Détail d’un naja sculpté sur le pont khmer : le motif serpentin, usé par le temps, explique l’appellation secondaire de « pont des Najas ».

C’est ce qui rend le lieu si particulier. On n’est pas face à un simple élément décoratif exotisant, ni à une ruine romantique isolée. Le pont concentre plusieurs strates : l’histoire du jardin d’essai colonial fondé en 1899, la mise en scène coloniale de 1907, la mémoire des soldats des colonies après la Première Guerre mondiale, puis l’abandon progressif du site avant sa réouverture au public.3

Aujourd’hui, le visiteur voit surtout un passage discret, humide, presque avalé par les arbres. Lors de ma visite, un tronc couché longeait le pont comme une seconde passerelle naturelle. Ce tronc est tombé lors de la tempête de 1999, ajoutant au vestige construit une sorte de double végétal. Le contraste est saisissant : d’un côté, un décor composé pour fabriquer une illusion d’Indochine ; de l’autre, la nature qui reprend lentement possession du lieu. Le pont n’est plus seulement un accessoire de mise en scène.
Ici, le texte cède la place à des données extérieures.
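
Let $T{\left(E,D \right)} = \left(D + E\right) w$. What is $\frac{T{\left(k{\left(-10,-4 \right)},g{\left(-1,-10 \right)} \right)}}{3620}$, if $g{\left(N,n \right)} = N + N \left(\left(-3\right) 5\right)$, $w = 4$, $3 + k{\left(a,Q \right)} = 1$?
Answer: $\frac{12}{905} \approx 0.01326$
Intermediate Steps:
$k{\left(a,Q \right)} = -2$ ($k{\left(a,Q \right)} = -3 + 1 = -2$)
$g{\left(N,n \right)} = - 14 N$ ($g{\left(N,n \right)} = N + N \left(-15\right) = N - 15 N = - 14 N$)
$T{\left(E,D \right)} = 4 D + 4 E$ ($T{\left(E,D \right)} = \left(D + E\right) 4 = 4 D + 4 E$)
$\frac{T{\left(k{\left(-10,-4 \right)},g{\left(-1,-10 \right)} \right)}}{3620} = \frac{4 \left(\left(-14\right) \left(-1\right)\right) + 4 \left(-2\right)}{3620} = \left(4 \cdot 14 - 8\right) \frac{1}{3620} = \left(56 - 8\right) \frac{1}{3620} = 48 \cdot \frac{1}{3620} = \frac{12}{905}$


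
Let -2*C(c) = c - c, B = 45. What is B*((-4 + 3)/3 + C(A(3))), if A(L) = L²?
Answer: -15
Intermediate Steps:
C(c) = 0 (C(c) = -(c - c)/2 = -½*0 = 0)
B*((-4 + 3)/3 + C(A(3))) = 45*((-4 + 3)/3 + 0) = 45*((⅓)*(-1) + 0) = 45*(-⅓ + 0) = 45*(-⅓) = -15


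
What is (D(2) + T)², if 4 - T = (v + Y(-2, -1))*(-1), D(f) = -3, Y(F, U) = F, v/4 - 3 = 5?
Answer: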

Il est devenu une trace matérielle, visible, mais difficile à lire sans contexte.

Le tronc couché, tombé lors de la tempête de 1999, longe le pont khmer comme une seconde passerelle naturelle au-dessus de l’eau.
Vue rapprochée des sculptures du pont, dont le ciment usé se mêle à la mousse et au sous-bois.

Et c’est peut-être là son intérêt. Le pont des Najas oblige à regarder au-delà de l’image pittoresque. Ses sculptures attirent d’abord par leur étrangeté, mais elles renvoient à une histoire moins confortable : celle d’un Paris qui exposait les colonies comme un spectacle, transformant architectures, symboles et parfois populations en décor pédagogique et touristique. Le Jardin d’agronomie tropicale garde plusieurs de ces traces, au même titre que d’autres vestiges à la gloire de l’empire colonial encore visibles dans le bois de Vincennes.

Dans le calme du bois de Vincennes, le petit pont semble presque inoffensif. Pourtant, il raconte une partie de cette histoire. Non pas par de grands discours, mais par quelques têtes sculptées, un tablier de ciment, une eau sombre sous les planches, et cette impression étrange d’un vestige qui survit en silence.

Le tablier du pont et ses gardiens sculptés, aujourd’hui presque absorbés par la végétation.